After two years of boarding school in a small town in Iowa, Matumbi earned a BFA in ceramics and painting from Maharishi International University before moving to Madison for graduate school at the University of Wisconsin for an MFA in painting and drawing. Matumbi is grateful for the people he’s met and the support he’s received. “My professors helped me to feel at home here, and they showed me what a studio practice looks like, but also what a life looks like, you know, and how to commit to making art. They showed me how much joy and pleasure that can bring. Being in the Midwest, which gets undervalued and overlooked, is a little like being on the frontier. But I feel like I can be part of the art history narrative here.”
“The art community can feel really insular when you are in school,” he went on. “It’s like Madison doesn't exist outside of the UW campus when you are a student.” He credits the Bridge Work program for helping him “see beyond the university.” He says that being around artists of all different backgrounds, and people working in creative fields, helped him develop professionally and creatively.
“A lot of artists leave Madison because they don’t see enough opportunities,” Matumbi continued, “and the crux of the Bridge Work program is to give artists resources and connect Midwest artists and make our community a little bit smaller. It has helped me to navigate this stage of my life and my art practice. The people at ALL work their butts off to create a community. And it worked, you know. I’m still here.”
One thing seems to lead to another, he believes, and this fall he’ll have an exhibit of new works at Soo Visual Arts Center. Matumbi admitted to having had some “paralysis” recently, saying he’s been overthinking things since finishing work for A Spiel. But a visit to see one of his UW-Madison professors, Fred Stonehouse, exhibit at MOWA inspired him to return to a project that has been on the back burner for a while.

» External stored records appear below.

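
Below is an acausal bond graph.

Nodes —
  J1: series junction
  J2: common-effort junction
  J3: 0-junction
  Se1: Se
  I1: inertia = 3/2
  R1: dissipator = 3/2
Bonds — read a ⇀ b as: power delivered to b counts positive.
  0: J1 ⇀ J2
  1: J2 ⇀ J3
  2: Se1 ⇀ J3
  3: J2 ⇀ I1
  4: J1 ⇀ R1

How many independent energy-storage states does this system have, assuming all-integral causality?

#2 |J3  (Se1 (Se) sets effort on bond)
#1 |J2  (J3: bond 2 brought effort, rest push out)
#0 |J1  (J2: bond 1 brought effort, rest push out)
#3 |I1  (J2: bond 1 brought effort, rest push out)
#4 |R1  (only one flow-in slot at J1)

1  (I1 all integral)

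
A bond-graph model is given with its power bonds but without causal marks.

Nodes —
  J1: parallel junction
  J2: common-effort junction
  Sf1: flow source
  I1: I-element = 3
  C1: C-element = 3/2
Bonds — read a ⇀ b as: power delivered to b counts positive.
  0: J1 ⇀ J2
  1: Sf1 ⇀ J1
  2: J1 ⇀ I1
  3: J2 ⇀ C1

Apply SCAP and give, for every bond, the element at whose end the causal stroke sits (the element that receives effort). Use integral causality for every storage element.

#1 stroke→Sf1  (source Sf1 imposes f)
#2 stroke→I1  (I1: I, integral causality)
#0 stroke→J1  (J1: last free bond brings effort in)
#3 stroke→J2  (J2 needs exactly one e-in)

bond 0 stroke→J1
bond 1 stroke→Sf1
bond 2 stroke→I1
bond 3 stroke→J2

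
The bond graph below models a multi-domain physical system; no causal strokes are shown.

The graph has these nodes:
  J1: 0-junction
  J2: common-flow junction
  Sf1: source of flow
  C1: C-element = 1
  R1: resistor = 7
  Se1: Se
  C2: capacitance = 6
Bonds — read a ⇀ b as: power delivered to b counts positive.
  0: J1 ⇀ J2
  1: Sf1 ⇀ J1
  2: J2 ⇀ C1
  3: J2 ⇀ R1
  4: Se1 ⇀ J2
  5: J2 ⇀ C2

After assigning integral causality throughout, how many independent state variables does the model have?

β1 stroke→Sf1  (source Sf1 imposes f)
β4 stroke→J2  (Se1: effort source, stroke at far end)
β0 stroke→J1  (closing 0-jn rule on J1)
β2 stroke→J2  (1-jn J2 has f-setter on 0)
β3 stroke→J2  (J2 flow already set via bond 0)
β5 stroke→J2  (common-f at J2 fixed by 0)

2  (C1, C2 all integral)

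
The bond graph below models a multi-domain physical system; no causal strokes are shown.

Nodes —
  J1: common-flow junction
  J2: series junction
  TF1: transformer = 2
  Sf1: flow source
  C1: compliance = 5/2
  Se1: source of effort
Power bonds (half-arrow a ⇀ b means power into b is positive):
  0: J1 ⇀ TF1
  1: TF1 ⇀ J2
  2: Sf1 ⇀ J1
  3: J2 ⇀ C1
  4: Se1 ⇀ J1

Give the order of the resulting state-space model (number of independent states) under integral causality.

1  (C1 all integral)

β2 stroke at Sf1  (Sf1 fixes flow; stroke at Sf1)
β4 stroke at J1  (Se1 fixes effort; stroke away)
β0 stroke at J1  (1-jn J1 has f-setter on 2)
β1 stroke at TF1  (TF1: transformer flips bond 0)
β3 stroke at J2  (J2: bond 1 brought flow, rest push out)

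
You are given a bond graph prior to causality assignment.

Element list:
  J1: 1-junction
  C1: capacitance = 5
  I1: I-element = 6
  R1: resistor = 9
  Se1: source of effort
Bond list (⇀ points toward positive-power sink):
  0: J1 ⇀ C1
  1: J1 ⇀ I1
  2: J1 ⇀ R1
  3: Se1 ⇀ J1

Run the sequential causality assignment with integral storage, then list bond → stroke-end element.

β3 stroke→J1  (Se1 (Se) sets effort on bond)
β0 stroke→J1  (C1 outputs effort q/C1)
β1 stroke→I1  (I1 integral (f out))
β2 stroke→J1  (common-f at J1 fixed by 1)

b0 stroke→J1
b1 stroke→I1
b2 stroke→J1
b3 stroke→J1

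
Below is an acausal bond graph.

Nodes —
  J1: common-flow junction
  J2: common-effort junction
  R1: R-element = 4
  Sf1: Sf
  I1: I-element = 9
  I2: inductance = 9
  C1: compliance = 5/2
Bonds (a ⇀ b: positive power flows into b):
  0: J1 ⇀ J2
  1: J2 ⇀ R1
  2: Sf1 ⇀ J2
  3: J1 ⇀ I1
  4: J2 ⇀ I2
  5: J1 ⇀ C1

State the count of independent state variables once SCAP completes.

bond 2 |Sf1  (Sf1: flow source, stroke at near end)
bond 3 |I1  (prefer integral on I1)
bond 0 |J1  (common-f at J1 fixed by 3)
bond 5 |J1  (common-f at J1 fixed by 3)
bond 4 |I2  (I2 outputs flow p/I2)
bond 1 |J2  (only one effort-in slot at J2)

3  (C1, I1, I2 all integral)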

“During grad school, people would always leave books at my studio door. That’s how I got this book called Black Frontiers: A History of African American Heroes in the Old West,” Matumbi told me as he held the book in front of the Zoom screen. “Just last week, I started drawing portraits. I hadn’t really done that in a while. So we’ll see how the show develops. I am really interested in the challenges Black people faced after the Civil War ended. I find it to be really inspiring to imagine them as heroic action figures! So that’s what I’m excited about and I’m just trying to have fun with it.”
For Madison-area readers, be sure to see Matumbi’s work as part of the 2025 Wisconsin Triennial at the Madison Museum of Contemporary Art. Every three years, this comprehensive show exhibits both new and established artists to showcase the richness and variety of artistic expression in Wisconsin. The show opens on May 2nd and runs through September 14, 2025.